As for dulling blades, I’ll bet there is a lot of embedded silica (sand) in it. It’ll rapidly destroy HSS saw, planer and jointer blades making the salvage costs significantly higher.

Sanr is source of sparks. Hold sawn piece in strong light and tilt back and forth. You should see shiny specks of silica.

The rings are widely spaced suggesting fast growth. Truth be told, it looks like weathered Austrian pine or fir to me.

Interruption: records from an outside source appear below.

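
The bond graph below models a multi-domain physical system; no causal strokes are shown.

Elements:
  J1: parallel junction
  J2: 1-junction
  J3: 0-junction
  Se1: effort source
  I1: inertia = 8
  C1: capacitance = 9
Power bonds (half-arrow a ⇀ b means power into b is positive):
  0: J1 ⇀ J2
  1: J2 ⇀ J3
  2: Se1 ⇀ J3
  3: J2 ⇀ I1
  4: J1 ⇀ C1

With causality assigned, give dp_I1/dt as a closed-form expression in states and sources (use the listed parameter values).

β2 stroke→J3  (Se1 fixes effort; stroke away)
β1 stroke→J2  (0-jn J3 has e-setter on 2)
β3 stroke→I1  (I1: I, integral causality)
β0 stroke→J2  (1-jn J2 has f-setter on 3)
β4 stroke→J1  (only one effort-in slot at J1)

dp_I1/dt = -E_Se1 + q_C1/9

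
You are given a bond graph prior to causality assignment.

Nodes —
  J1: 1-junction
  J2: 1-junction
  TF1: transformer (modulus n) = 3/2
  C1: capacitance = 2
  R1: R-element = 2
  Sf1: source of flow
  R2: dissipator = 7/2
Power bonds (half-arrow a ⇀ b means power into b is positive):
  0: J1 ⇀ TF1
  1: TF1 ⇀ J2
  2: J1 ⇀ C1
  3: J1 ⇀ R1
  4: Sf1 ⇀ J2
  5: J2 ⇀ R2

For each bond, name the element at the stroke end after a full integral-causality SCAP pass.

β0 |TF1
β1 |J2
β2 |J1
β3 |J1
β4 |Sf1
β5 |J2

#4 stroke at Sf1  (source Sf1 imposes f)
#1 stroke at J2  (J2: bond 4 brought flow, rest push out)
#5 stroke at J2  (common-f at J2 fixed by 4)
#0 stroke at TF1  (TF TF1: opposite of bond 1)
#2 stroke at J1  (J1: bond 0 brought flow, rest push out)
#3 stroke at J1  (J1: bond 0 brought flow, rest push out)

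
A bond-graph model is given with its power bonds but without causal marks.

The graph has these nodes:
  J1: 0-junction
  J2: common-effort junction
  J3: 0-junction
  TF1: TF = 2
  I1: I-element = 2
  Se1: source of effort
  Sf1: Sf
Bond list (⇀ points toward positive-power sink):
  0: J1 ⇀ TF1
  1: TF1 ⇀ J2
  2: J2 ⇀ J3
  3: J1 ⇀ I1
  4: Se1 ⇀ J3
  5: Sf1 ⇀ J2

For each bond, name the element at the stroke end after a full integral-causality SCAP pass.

#4 stroke→J3  (source Se1 imposes e)
#5 stroke→Sf1  (Sf1: flow source, stroke at near end)
#2 stroke→J2  (J3: bond 4 brought effort, rest push out)
#1 stroke→TF1  (0-jn J2 has e-setter on 2)
#0 stroke→J1  (TF1: transformer flips bond 1)
#3 stroke→I1  (J1: bond 0 brought effort, rest push out)

β0 |J1
β1 |TF1
β2 |J2
β3 |I1
β4 |J3
β5 |Sf1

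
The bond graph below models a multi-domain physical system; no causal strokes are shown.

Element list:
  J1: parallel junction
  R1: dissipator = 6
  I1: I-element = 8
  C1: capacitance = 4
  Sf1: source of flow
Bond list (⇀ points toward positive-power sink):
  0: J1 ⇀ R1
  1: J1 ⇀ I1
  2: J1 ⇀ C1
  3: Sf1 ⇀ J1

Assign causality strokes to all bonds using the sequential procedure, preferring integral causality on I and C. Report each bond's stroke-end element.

bond 3 →Sf1  (source Sf1 imposes f)
bond 1 →I1  (I1 integral (f out))
bond 2 →J1  (C1 outputs effort q/C1)
bond 0 →R1  (common-e at J1 fixed by 2)

b0 stroke→R1
b1 stroke→I1
b2 stroke→J1
b3 stroke→Sf1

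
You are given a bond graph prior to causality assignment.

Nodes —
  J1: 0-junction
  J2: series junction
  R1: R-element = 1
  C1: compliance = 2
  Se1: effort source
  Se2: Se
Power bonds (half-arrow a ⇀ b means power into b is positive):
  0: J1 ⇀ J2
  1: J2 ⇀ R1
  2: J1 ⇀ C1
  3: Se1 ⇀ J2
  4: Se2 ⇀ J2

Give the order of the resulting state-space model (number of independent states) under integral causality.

bond 3 stroke→J2  (Se1 (Se) sets effort on bond)
bond 4 stroke→J2  (Se2 fixes effort; stroke away)
bond 2 stroke→J1  (C1: C, integral causality)
bond 0 stroke→J2  (J1: bond 2 brought effort, rest push out)
bond 1 stroke→R1  (only one flow-in slot at J2)

1  (C1 all integral)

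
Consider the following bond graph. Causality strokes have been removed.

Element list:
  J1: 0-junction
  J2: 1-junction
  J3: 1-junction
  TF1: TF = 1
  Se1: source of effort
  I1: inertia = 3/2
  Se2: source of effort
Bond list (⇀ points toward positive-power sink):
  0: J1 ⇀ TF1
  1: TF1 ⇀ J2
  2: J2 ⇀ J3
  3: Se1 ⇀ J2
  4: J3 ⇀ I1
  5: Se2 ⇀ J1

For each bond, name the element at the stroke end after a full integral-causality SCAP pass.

bond 3 stroke at J2  (source Se1 imposes e)
bond 5 stroke at J1  (Se2: effort source, stroke at far end)
bond 0 stroke at TF1  (J1 effort already set via bond 5)
bond 1 stroke at J2  (TF TF1: opposite of bond 0)
bond 2 stroke at J3  (J2: last free bond brings flow in)
bond 4 stroke at I1  (J3 needs exactly one f-in)

#0 |TF1
#1 |J2
#2 |J3
#3 |J2
#4 |I1
#5 |J1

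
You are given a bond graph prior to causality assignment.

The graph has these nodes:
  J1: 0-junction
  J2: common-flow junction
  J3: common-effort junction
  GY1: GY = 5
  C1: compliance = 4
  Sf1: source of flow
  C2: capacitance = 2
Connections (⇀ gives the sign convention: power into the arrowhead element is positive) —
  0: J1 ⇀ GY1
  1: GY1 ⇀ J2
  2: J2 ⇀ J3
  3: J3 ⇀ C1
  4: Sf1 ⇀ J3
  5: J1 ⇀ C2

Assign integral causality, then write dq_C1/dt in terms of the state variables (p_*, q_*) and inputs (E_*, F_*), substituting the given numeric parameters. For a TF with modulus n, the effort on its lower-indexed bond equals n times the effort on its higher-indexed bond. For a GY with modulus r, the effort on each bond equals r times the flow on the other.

b4 |Sf1  (Sf1 fixes flow; stroke at Sf1)
b3 |J3  (C1 outputs effort q/C1)
b2 |J2  (common-e at J3 fixed by 3)
b1 |GY1  (closing 1-jn rule on J2)
b0 |GY1  (GY1 both-in/both-out from 1)
b5 |J1  (J1 needs exactly one e-in)

dq_C1/dt = F_Sf1 + q_C2/10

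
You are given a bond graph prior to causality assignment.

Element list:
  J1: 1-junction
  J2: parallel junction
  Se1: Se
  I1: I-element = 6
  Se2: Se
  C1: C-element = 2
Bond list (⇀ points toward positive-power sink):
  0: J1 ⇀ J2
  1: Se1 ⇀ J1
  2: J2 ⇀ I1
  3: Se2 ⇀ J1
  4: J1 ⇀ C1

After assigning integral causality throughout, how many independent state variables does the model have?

b1 |J1  (Se1 fixes effort; stroke away)
b3 |J1  (Se2 fixes effort; stroke away)
b2 |I1  (I1: I, integral causality)
b0 |J2  (J2 needs exactly one e-in)
b4 |J1  (common-f at J1 fixed by 0)

2  (C1, I1 all integral)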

-- The hump with the stump and the pump!

View LeeRoyMan's profile

LeeRoyMan

1838 posts in 846 days


#11 posted 05-18-2021 11:35 PM

To clarify…..”Petrified” was a joke because it looks so old

White Ash end grain pic.

View ArmyOfNobunaga's profile

ArmyOfNobunaga

18 posts in 37 days


#12 posted 05-18-2021 11:43 PM



To clarify…..”Petrified” was a joke because it looks so old

White Ash end grain pic.

- LeeRoyMan


Nice. That looks like it! Does ash have any minuscule pith rays? That is what has thrown me on this wood. They are faint pith like rays. I sanded one and stained it today just to make the rays pop if you would like a picture

View Tony_S's profile

Tony_S

1515 posts in 4202 days


#13 posted 05-19-2021 12:07 AM



Does ash have any minuscule pith rays? That is what has thrown me on this wood. They are faint pith like rays. I sanded one and stained it today just to make the rays pop if you would like a picture

- ArmyOfNobunaga

If they actually are visible medullary rays, that might eliminate Ash. All wood has medullary rays, but most aren’t visible to the naked eye. I’ve never seen Ash with visible rays and I can’t find any pics either.
Definitley post more pictures.

-- “Wise men speak because they have something to say; fools because they have to say something.” – Plato

View Jim2020's profile

Jim2020

89 posts in 357 days


#14 posted 05-19-2021 12:15 AM

It looks just like pressure treated pine people use for their docks. I have boards like that wash up on my sea wall all the time. Long exposure to the sun, then long time floating around the lake til it washes up. Don’t think pressure treated pine that’s weathered like that is that hard, or difficult to machine, though. Jim

View ArmyOfNobunaga's profile

ArmyOfNobunaga

18 posts in 37 days


#15 posted 05-19-2021 01:28 AM


Does ash have any minuscule pith rays? That is what has thrown me on this wood. They are faint pith like rays. I sanded one and stained it today just to make the rays pop if you would like a picture

- ArmyOfNobunaga

If they actually are visible medullary rays, that might eliminate Ash. All wood has medullary rays, but most aren t visible to the naked eye. I ve never seen Ash with visible rays and I can t find any pics either.
Definitley post more pictures.

- Tony_S

Hey Tony, that was another one of my questions on medullary rays. Thank you!!!!

I’ll gather up some more pictures and post them. I know this is a tough ask as it’s European…. I can Id many American woods in seconds but these 200-300 European boards are very tough for me.